Before Balkani could reply Joan spoke again. “It is you who are hypnotized.”

“Snap her out of it,” Ringdahl growled. “She gives me the creeps.”

“I can’t snap her out of anything,” Balkani said with a slight ironic smile; he felt mildly amused. “She’s as wide awake as we are, if not more so.” “Are you just going to leave her like that?” “Don’t worry.” Balkani patted his military superior patronizingly on the shoulder. “She’ll re­turn to normal in a few hours all by herself, if she wants to.”

“If she wants to?” Clearly Ringdahl did not like the sound of that.

“She may decide she wants to stay this way.” Balkani turned and spoke softly to Joan. “Who are you, dear?”

“I am you,” she answered promptly.

Ringdahl cursed. “Kill her or cure her, Balkani, but don’t leave her like this.”

“There is no death,” Joan said, mostly to herself.
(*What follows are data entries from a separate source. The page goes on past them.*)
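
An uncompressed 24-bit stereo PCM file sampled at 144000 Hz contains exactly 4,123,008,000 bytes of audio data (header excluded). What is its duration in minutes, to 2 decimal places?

Byte rate = 144,000 × 3 × 2 = 864,000 bytes/s.
Duration = 4,123,008,000 / 864,000 = 4,772 s.
4,772 s / 60 = 79.53 minutes.

79.53 minutes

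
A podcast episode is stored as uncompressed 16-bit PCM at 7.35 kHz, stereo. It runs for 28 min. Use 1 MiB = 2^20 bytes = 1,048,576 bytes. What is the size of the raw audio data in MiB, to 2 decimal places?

47.10 MiB

Duration = 28 min = 1,680 s.
Bytes = 7,350 samples/s × 1,680 s × 2 bytes/sample × 2 ch = 49,392,000 bytes.
49,392,000 / 1,048,576 = 47.10 MiB.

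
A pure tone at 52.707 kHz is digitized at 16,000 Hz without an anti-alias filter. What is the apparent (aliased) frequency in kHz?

Nyquist = 16,000/2 = 8,000 Hz; 52,707 Hz exceeds it.
Alias = |52,707 − 3×16,000| = |52,707 − 48,000| = 4,707 Hz = 4.707 kHz.

4.707 kHz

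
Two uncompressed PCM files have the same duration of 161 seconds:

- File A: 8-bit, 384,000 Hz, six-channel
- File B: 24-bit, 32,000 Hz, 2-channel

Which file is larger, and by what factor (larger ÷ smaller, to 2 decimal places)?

File A: 384,000 × 1 × 6 = 2,304,000 bytes/s.
File B: 32,000 × 3 × 2 = 192,000 bytes/s.
File A is larger; ratio = 370,944,000 / 30,912,000 = 12.00.

File A, by a factor of 12.00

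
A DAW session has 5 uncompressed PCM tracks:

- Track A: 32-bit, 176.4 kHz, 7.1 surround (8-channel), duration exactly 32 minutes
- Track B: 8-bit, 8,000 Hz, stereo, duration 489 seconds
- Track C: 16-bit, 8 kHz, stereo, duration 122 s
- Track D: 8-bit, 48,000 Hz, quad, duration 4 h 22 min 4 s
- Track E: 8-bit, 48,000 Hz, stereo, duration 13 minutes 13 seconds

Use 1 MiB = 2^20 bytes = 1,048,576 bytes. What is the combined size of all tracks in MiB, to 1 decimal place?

13298.9 MiB

Track A: exactly 32 minutes = 1,920 s; 176,400 × 1,920 × 4 × 8 = 10,838,016,000 bytes.
Track B: 8,000 × 489 × 1 × 2 = 7,824,000 bytes.
Track C: 8,000 × 122 × 2 × 2 = 3,904,000 bytes.
Track D: 4 h 22 min 4 s = 15,724 s; 48,000 × 15,724 × 1 × 4 = 3,019,008,000 bytes.
Track E: 13 minutes 13 seconds = 793 s; 48,000 × 793 × 1 × 2 = 76,128,000 bytes.
Total = 13,944,880,000 bytes = 13298.9 MiB.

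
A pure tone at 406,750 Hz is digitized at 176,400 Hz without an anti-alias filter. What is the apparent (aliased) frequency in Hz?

53,950 Hz

Nyquist = 176,400/2 = 88,200 Hz; 406,750 Hz exceeds it.
Alias = |406,750 − 2×176,400| = |406,750 − 352,800| = 53,950 Hz.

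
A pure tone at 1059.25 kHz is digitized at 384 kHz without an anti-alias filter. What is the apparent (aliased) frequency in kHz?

92.75 kHz

Nyquist = 384,000/2 = 192,000 Hz; 1,059,250 Hz exceeds it.
Alias = |1,059,250 − 3×384,000| = |1,059,250 − 1,152,000| = 92,750 Hz = 92.75 kHz.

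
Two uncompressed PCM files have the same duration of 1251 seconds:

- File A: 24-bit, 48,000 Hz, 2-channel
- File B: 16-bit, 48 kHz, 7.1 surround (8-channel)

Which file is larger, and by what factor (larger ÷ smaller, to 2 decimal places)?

File A: 48,000 × 3 × 2 = 288,000 bytes/s.
File B: 48,000 × 2 × 8 = 768,000 bytes/s.
File B is larger; ratio = 960,768,000 / 360,288,000 = 2.67.

File B, by a factor of 2.67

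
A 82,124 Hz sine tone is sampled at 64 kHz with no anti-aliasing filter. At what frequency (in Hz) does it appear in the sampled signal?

18,124 Hz

Nyquist = 64,000/2 = 32,000 Hz; 82,124 Hz exceeds it.
Alias = |82,124 − 1×64,000| = |82,124 − 64,000| = 18,124 Hz.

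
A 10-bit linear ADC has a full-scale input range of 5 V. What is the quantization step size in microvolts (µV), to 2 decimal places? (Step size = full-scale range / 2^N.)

4882.81 µV

5 V / 2^10 = 5 / 1,024 V = 4882.81 µV.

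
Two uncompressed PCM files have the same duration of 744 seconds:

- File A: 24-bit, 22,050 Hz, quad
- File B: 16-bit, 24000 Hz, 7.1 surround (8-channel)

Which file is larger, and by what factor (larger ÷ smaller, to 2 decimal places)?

File B, by a factor of 1.45

File A: 22,050 × 3 × 4 = 264,600 bytes/s.
File B: 24,000 × 2 × 8 = 384,000 bytes/s.
File B is larger; ratio = 285,696,000 / 196,862,400 = 1.45.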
She did not really seem inclined to communicate; she seemed, in fact, virtually unaware of the two of them. “Listen, Balkani,” Ringdahl said angrily. “I

thought you said you could cure her of political maladjustment. Now she’s worse than ever. Let me remind you that—”

“Major Ringdahl, allow me to remind you of three things. One, that I did not promise anything. Two, that the treatments have hardly begun. And three, that you are meddling where you lack the specialized training to know what you’re doing.”

Ringdahl had raised his finger skyward to make an angry pronouncement, but forgot what he intended to say when Joan sat up suddenly and said, in the same detached voice, “I’m hungry.”

“Would you like a meal served in your room?” Balkani asked her, feeling sudden sympathy for her.

“Oh yes,” she said expressionlessly, then reached back and unzipped her cellophane coveralls. She slipped out of them without the slightest trace of embarrassment, but Major Ringdahl turned a mot­tled red and glanced the other way. Balkani watched her dress, a strange pain in his chest; it was a new feeling to him, one which he had never in his life felt before. Her body seemed so small and childlike and helpless; he wanted to protect her, to help her stay in her waking dream where everyone was her friend and death did not exist.

Joan led the way out of the room, a slight smile on her face, like a Mona Lisa or a Buddha, and as she passed Balkani he reached out and touched her arm. As if she had become a saint.

After she had eaten, Joan Hiashi moved to the window of her cell and looked out. The sun had sunk low; evening lay ahead and very close. Autumn came

early here, and a leaf, its rusty red made all the more brilliant by the sun, hung from its branch a few feet from Joan’s barred window, twisting meagerly in the breeze. Joan studied the leaf.

The sun disappeared.

The leaf became a black silhouette against the fading sky, and stars appeared behind it, faint but distinct.